Posted on: December 8, 2022

Lebanon Water Department Lead and Copper Round 2 Sampling

LeadCopper Water

In May 2022, the City of Lebanon Water Department changed the treatment of the drinking water system with the addition of a blended poly/ortho phosphate product to improve corrosion protection, lead and copper rule compliance, and sequester minerals. With this new addition, Federal regulations under the Safe Drinking Water Act (Lead and Copper Rule) require the collection of samples from a minimum of sixty (60) pre-qualified residences located in Lebanon and West Lebanon in two consecutive 6 month periods. 

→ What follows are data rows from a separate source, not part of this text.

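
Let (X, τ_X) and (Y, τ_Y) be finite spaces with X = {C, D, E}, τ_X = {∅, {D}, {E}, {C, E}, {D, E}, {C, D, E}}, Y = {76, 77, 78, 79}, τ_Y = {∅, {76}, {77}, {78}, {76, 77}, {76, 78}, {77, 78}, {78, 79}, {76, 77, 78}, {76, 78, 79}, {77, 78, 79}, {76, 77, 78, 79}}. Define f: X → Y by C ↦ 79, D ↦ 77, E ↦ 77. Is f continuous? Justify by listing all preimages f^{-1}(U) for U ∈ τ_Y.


f is NOT continuous.

Compute f^{-1}(U) for each U ∈ τ_Y:
  U = ∅: f^{-1}(U) = ∅ ∈ τ_X ✓.
  U = {76}: f^{-1}(U) = ∅ ∈ τ_X ✓.
  U = {77}: f^{-1}(U) = {D, E} ∈ τ_X ✓.
  U = {78}: f^{-1}(U) = ∅ ∈ τ_X ✓.
  U = {76, 77}: f^{-1}(U) = {D, E} ∈ τ_X ✓.
  U = {76, 78}: f^{-1}(U) = ∅ ∈ τ_X ✓.
  U = {77, 78}: f^{-1}(U) = {D, E} ∈ τ_X ✓.
  U = {78, 79}: f^{-1}(U) = {C} ∉ τ_X ✗.
  U = {76, 77, 78}: f^{-1}(U) = {D, E} ∈ τ_X ✓.
  U = {76, 78, 79}: f^{-1}(U) = {C} ∉ τ_X ✗.
  U = {77, 78, 79}: f^{-1}(U) = {C, D, E} ∈ τ_X ✓.
  U = {76, 77, 78, 79}: f^{-1}(U) = {C, D, E} ∈ τ_X ✓.
Found U = {78, 79} with f^{-1}(U) = {C} not in τ_X. Therefore f is NOT continuous.


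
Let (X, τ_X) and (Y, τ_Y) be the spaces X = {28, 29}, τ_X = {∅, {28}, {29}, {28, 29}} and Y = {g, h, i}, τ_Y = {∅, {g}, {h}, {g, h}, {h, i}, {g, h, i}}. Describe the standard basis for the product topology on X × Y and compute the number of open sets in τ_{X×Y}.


Basis B = {∅ × ∅, {28} × {g}, {28} × {h}, {29} × {g}, {29} × {h}, {28} × {g, h}, {28, 29} × {g}, {28} × {h, i}, {28, 29} × {h}, {29} × {g, h}, {29} × {h, i}, {28} × {g, h, i}, {29} × {g, h, i}, {28, 29} × {g, h}, {28, 29} × {h, i}, {28, 29} × {g, h, i}}; |τ_{X×Y}| = 36.

Enumerate products U × V with U ∈ τ_X, V ∈ τ_Y (deduplicated):
  ∅ × ∅ = {} (∅)
  {28} × {g} = {(28,g)}
  {28} × {h} = {(28,h)}
  {29} × {g} = {(29,g)}
  {29} × {h} = {(29,h)}
  {28} × {g, h} = {(28,g), (28,h)}
  {28, 29} × {g} = {(28,g), (29,g)}
  {28} × {h, i} = {(28,h), (28,i)}
  {28, 29} × {h} = {(28,h), (29,h)}
  {29} × {g, h} = {(29,g), (29,h)}
  {29} × {h, i} = {(29,h), (29,i)}
  {28} × {g, h, i} = {(28,g), (28,h), (28,i)}
  {29} × {g, h, i} = {(29,g), (29,h), (29,i)}
  {28, 29} × {g, h} = {(28,g), (28,h), (29,g), (29,h)}
  {28, 29} × {h, i} = {(28,h), (28,i), (29,h), (29,i)}
  {28, 29} × {g, h, i} = {(28,g), (28,h), (28,i), (29,g), (29,h), (29,i)}
These 16 distinct sets form the basis B.
Close under arbitrary unions to get τ_{X×Y}; counting gives |τ_{X×Y}| = 36.


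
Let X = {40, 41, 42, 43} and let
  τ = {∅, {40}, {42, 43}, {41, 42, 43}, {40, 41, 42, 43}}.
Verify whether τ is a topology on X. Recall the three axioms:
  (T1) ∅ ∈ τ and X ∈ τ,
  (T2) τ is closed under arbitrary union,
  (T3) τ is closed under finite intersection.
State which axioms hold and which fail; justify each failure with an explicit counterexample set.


τ is NOT a topology on X.

Axiom (T1): ∅ ∈ τ? Yes; X ∈ τ? Yes.
Axiom (T2/T3): check pairwise unions and intersections of members of τ.
Counterexample for (T2): {40} ∪ {42, 43} = {40, 42, 43} ∉ τ. Therefore τ is NOT a topology.


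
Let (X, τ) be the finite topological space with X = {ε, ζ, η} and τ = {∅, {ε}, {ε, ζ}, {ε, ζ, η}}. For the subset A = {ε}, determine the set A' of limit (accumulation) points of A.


A' = {ζ, η}

For each x ∈ X, list the open sets U ∈ τ with x ∈ U, then check whether U ∩ (A ∖ {x}) ≠ ∅ for every such U.
  x = ε: open {ε} ∋ x has {ε} ∩ (A ∖ {ε}) = ∅, so x is NOT a limit point.
  x = ζ: opens ∋ x are {ε, ζ}, {ε, ζ, η}; each meets A ∖ {ζ}, so x IS a limit point.
  x = η: opens ∋ x are {ε, ζ, η}; each meets A ∖ {η}, so x IS a limit point.
Collecting: A' = {ζ, η}.


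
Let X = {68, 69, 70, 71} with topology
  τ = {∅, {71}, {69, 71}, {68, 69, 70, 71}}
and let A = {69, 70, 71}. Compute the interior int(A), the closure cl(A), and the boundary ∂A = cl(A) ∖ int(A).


int(A) = {69, 71}, cl(A) = {68, 69, 70, 71}, ∂A = {68, 70}.

Closed sets in (X, τ) are complements of opens:
  closed(X, τ) = {∅, {68, 70}, {68, 69, 70}, {68, 69, 70, 71}}.
int(A) = ⋃ {U ∈ τ : U ⊆ A}. Opens contained in A: ∅, {71}, {69, 71}.
Taking the union of these: int(A) = {69, 71}.
cl(A) = ⋂ {C closed : A ⊆ C}. Closed sets containing A: {68, 69, 70, 71}.
Intersecting these: cl(A) = {68, 69, 70, 71}.
∂A = cl(A) ∖ int(A) = {68, 69, 70, 71} ∖ {69, 71} = {68, 70}.


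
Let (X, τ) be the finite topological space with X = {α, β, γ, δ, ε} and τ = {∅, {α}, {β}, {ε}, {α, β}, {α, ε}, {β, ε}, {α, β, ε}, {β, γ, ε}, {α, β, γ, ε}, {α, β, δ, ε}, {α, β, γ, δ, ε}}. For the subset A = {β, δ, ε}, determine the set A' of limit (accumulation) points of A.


A' = {γ, δ}

For each x ∈ X, list the open sets U ∈ τ with x ∈ U, then check whether U ∩ (A ∖ {x}) ≠ ∅ for every such U.
  x = α: open {α} ∋ x has {α} ∩ (A ∖ {α}) = ∅, so x is NOT a limit point.
  x = β: open {β} ∋ x has {β} ∩ (A ∖ {β}) = ∅, so x is NOT a limit point.
  x = γ: opens ∋ x are {β, γ, ε}, {α, β, γ, ε}, {α, β, γ, δ, ε}; each meets A ∖ {γ}, so x IS a limit point.
  x = δ: opens ∋ x are {α, β, δ, ε}, {α, β, γ, δ, ε}; each meets A ∖ {δ}, so x IS a limit point.
  x = ε: open {ε} ∋ x has {ε} ∩ (A ∖ {ε}) = ∅, so x is NOT a limit point.
Collecting: A' = {γ, δ}.


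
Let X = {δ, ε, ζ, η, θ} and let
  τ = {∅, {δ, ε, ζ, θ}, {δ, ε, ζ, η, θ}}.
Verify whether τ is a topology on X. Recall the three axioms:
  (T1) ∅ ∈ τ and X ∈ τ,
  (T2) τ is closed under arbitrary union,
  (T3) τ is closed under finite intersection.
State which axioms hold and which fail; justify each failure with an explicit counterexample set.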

The first of the two sets of samples (2nd half of 2022) were collected and tested for Lead and Copper. Of the 63 residences tested for Lead, 44 results were below the value of <0.001 ppm and the 90th percentile for Lead was 0.002 mg/L (2 ppb). Significantly below the Action Level of 0.015 mg/L (15 ppb) set by the State of New Hampshire Department of Environmental Service and the Environmental Protection Agency. As for Copper results, the 90th percentile was 0.088 mg/L (8.8 ppb). Again, significantly below the Action Level of 1.30 mg/L (1300 ppb) set by the State of New Hampshire Department of Environmental Service and the Environmental Protection Agency. Compliance with the Lead and Copper Rule is when the 90-percent value of the samples collected are less than or equal to the Action Level values. The required second set of samples will be collected and tested in the 1st half of 2023. 

We recommend the following tips to keep any potential lead and/or copper out of the water you drink and use:

  • Most importantly, flushing your water is the simplest way to reduce exposure to lead or copper. When your water has been sitting for several hours, flush the tap until the water feels cold before use. 
  • Never use hot water from the faucet for drinking or cooking, especially when making baby formula.
  • Lead and/or copper cannot be removed by boiling. Boiling water for an extended time may concentrate these metals. 
  • Use cold water from your faucet for cooking and bring only to a boil as long as needed to prepare the food.